Ao Abismo, 2011.


O novo trabalho de Werner Herzog é mais um documentário. Com apenas um ano de diferença entre "A Caverna dos Sonhos Esquecidos", "Ao abismo" lida com as particularidades que ocorrem no corredor da morte nos EUA (dessa vez, sem o uso de 3D).

A trama é centrada na pena de morte imposta a Michael Perry, 28, que, juntamente com seu amigo Jason Burkett, comete triplo homicídio em uma noite de outubro de 2001: tudo por causa de um Camaro vermelho. Os dois eram conhecidos do filho de Sandra Stotler, moradora de Conroe, no Texas, e acabaram matando-a para roubar o Camaro que estava na garagem. Após a execução, a levaram em outro carro até o lago Conroe e a jogaram lá. Voltando para o local do homicídio, depararam-se com o portão do condomínio fechado: sem poder entrar para buscar o Camaro, ambos esperam que o filho de Sandra, Adam, chegue em casa - naquele dia ele estava acompanhado de outro amigo. Sequestram os garotos, roubam o controle para abrir o portão do condomínio e depois os executam na floresta próxima dali. Cerca de 3 dias depois, ambos são abordados pela polícia e trocam tiros, sendo presos. Após o julgamento, Jason Burkett é condenado a 40 anos de prisão, enquanto Michael Perry é sentenciado à morte.

Esse é o pano de fundo sobre o qual Herzog vai desmembrar os pormenores do crime e suas consequências. Desde o epílogo, o diretor deixa bem claro sua posição: ele é contrário à pena de morte. Porém, mesmo sendo parcial com relação ao que acredita, Herzog dá chance para que opiniões contrárias apareçam (na verdade, só uma). Acho que isso é compreensível: Herzog entrevista um pastor, entrevista os acusados, entrevista os conhecidos dos acusados, entrevista o antigo policial que era responsável pela execução dos presidiários, entrevista a esposa de Jason Burkett, e entrevista a família das vítimas: nessa contagem, torna-se quase óbvio que haveria mais gente contrária do que a favor da pena de morte. Herzog foi esperto: ele entrevista apenas quem acabaria, de um modo, sustentando a sua tese. Tendencioso? Achei, sim: mas é um direito dele, afinal, o filme é dele.
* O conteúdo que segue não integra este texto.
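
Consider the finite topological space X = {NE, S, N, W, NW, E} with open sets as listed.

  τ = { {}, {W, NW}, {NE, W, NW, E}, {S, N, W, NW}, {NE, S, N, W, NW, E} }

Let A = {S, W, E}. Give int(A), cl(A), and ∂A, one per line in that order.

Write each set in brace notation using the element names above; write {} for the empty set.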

Podem também acusar o diretor de manipular os espectadores, com cenas de alta comoção - como o depoimento dos familiares dos mortos. Tudo bem, acusar é fácil (e isso só viria daqueles que não tem coração ou sensibilidade): o difícil é ficar passivo diante de tanta dor e revolta daqueles que perderam tudo. A irmã de Adam  e filha de Sandra perdeu ambos na mesma noite. Sua vida havia sido uma coleção de perdas (o pai e o irmão mais velho morreram anos antes) e simplesmente sua vida acabou quando tiraram as duas únicas pessoas que restaram em seu mundo. Herzog, claro, deixa a questão principal para os últimos minutos: "Você gostou que Michael Perry tenha sido executado?". Claro - ela responde. Ela concorda que talvez a prisão perpétua também coubesse ao homem, mas a sensação de alívio com a morte dele é mais reconfortante. Pessoalmente, não a culpo. É muito fácil defender penas alternativas ou prisão perpétua enquanto ninguém da sua família é brutalmente assassinado. Depois disso, não é de se estranhar o desejo de vingar a morte com a morte. Se fosse comigo, certamente desejaria a pena de morte para o assassino.

Mas o filme também toca em outro ponto: o da estruturação da família. O pai e o irmão mais velho de Jason  Burkett também cumprem pena. O pai, inclusive, passou mais dias dentro da prisão do que fora dela: e estava preso - condenado à perpétua - quando Jason cometeu os crimes. É um ciclo de violência que foi destruindo a família Burkett década após década: um pai ausente que tem como uma de suas maiores lembranças o momento em que ele e Jason foram acorrentados juntos no ônibus que os levou à penitenciária após o julgamento. Isso, claro, não justifica o que Jason fez, mas é um agravante enorme, ele propiciou um ambiente favorável para roubos e homicídios.

Confesso que, ao saber que Herzog iria filmar no corredor da morte, eu esperava uma obra sobre o sistema prisional estadunidense: fiquei um pouco decepcionado com essa opção do diretor de tornar tudo tão subjetivo, centrado em um caso só, e não estendê-lo à esfera legislativa. Enfim, Herzog não é Michael Moore, seus documentários sempre contam histórias de pessoas, não de instituições. O saldo geral, pra mim, é que "Ao Abismo" seria um grande episódio de algum programa da Discovery. Com qualidade muito superior, claro, mas ainda assim pareceu-me ser uma obra sem profundidade, descontextualizada. Uma pena: esperava muito mais.